Being a new parent is one of the best jobs there is, but it’s also one of the hardest and most stressful. There are so many things to consider, including the big things, such as how to ensure your child stays safe and healthy, and smaller details, such as finding the time to clean the house.
When you’re a parent with a disability, it can be even more difficult to worry about taking care of anything other then the baby, but it’s important not to lose sight of your own needs and health concerns.
Fortunately, there are several things you can do to balance self-care with your child’s care, from taking naps at the same time to enlisting help in getting chores and errands done. No one can do everything alone, and when it comes to having a new baby in the house, it’s imperative to keep in mind that you won’t be doing either one of you any favors if you are completely exhausted.
Keep reading for some great tips on how to balance self-care with the care of your newborn.
Self-Care Tips and Ideas for Parents with Disabilities
Ask for help
Many new parents are ashamed to ask for help because they feel it indicates that they can’t live up to the myth of the “perfect parent.” The truth is that there is no perfect parent; everyone is just doing the best they can. With that in mind, don’t be afraid to ask for help when it comes to getting things done, especially during the first few weeks your child is home.
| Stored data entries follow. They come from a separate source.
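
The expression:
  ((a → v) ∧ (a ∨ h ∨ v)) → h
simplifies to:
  h ∨ ¬v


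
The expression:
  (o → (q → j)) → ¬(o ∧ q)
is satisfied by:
  {o: False, q: False, j: False}
  {j: True, o: False, q: False}
  {q: True, o: False, j: False}
  {j: True, q: True, o: False}
  {o: True, j: False, q: False}
  {j: True, o: True, q: False}
  {q: True, o: True, j: False}


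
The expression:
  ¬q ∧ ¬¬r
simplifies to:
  r ∧ ¬q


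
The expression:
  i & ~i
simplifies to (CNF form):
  False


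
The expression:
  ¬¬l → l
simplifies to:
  True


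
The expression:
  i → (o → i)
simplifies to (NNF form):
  True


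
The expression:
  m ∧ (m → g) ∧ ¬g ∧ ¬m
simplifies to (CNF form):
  False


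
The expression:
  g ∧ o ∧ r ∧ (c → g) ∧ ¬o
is never true.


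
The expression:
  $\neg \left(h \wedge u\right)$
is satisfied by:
  {h: False, u: False}
  {u: True, h: False}
  {h: True, u: False}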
Sleep at the same time as your baby
This can be tricky to maneuver, especially when it’s time for you or your partner to go back to work, but it’s important to try to get on the same schedule. There are some training techniques that have been beneficial for some parents when it comes to finding the same circadian rhythm as their newborn; these might help. Being able to get some good rest–especially in the first few weeks–will help you handle anything that comes your way.
Get in a workout
It may sound completely out of the question, but many new parents feel much better if they can get in a short workout each day. If you have a physical disability and limited mobility, you might practice chair yoga or do a quick arm workout to your favorite music while the baby naps. Incorporating an activity with something you already enjoy doing will help you stay physically healthy, and it can boost your mood and your energy level too. Don’t feel pressured to get to the gym for an hour; breaking up a workout into two fifteen-minute increments is just as good for you, and will be easier to maintain.
Take safety precautions and consider modifications
While you won’t have to worry about baby-proofing your home for a little while, there are some precautions you can take to ensure that your home is safe and sound and meets your own needs while you’re taking care of your little one. This might mean adding skid-free mats in the kitchen and bathroom, or placing a grab-bar in the bathtub for easier use while bathing the baby. Think about your specific needs and which modifications might work best for you.
Balancing self-care and all the other responsibilities that come with being a new parent can be difficult at times, but with a good plan and some help from your friends and loved ones, you can make sure both you and your baby are well taken care of.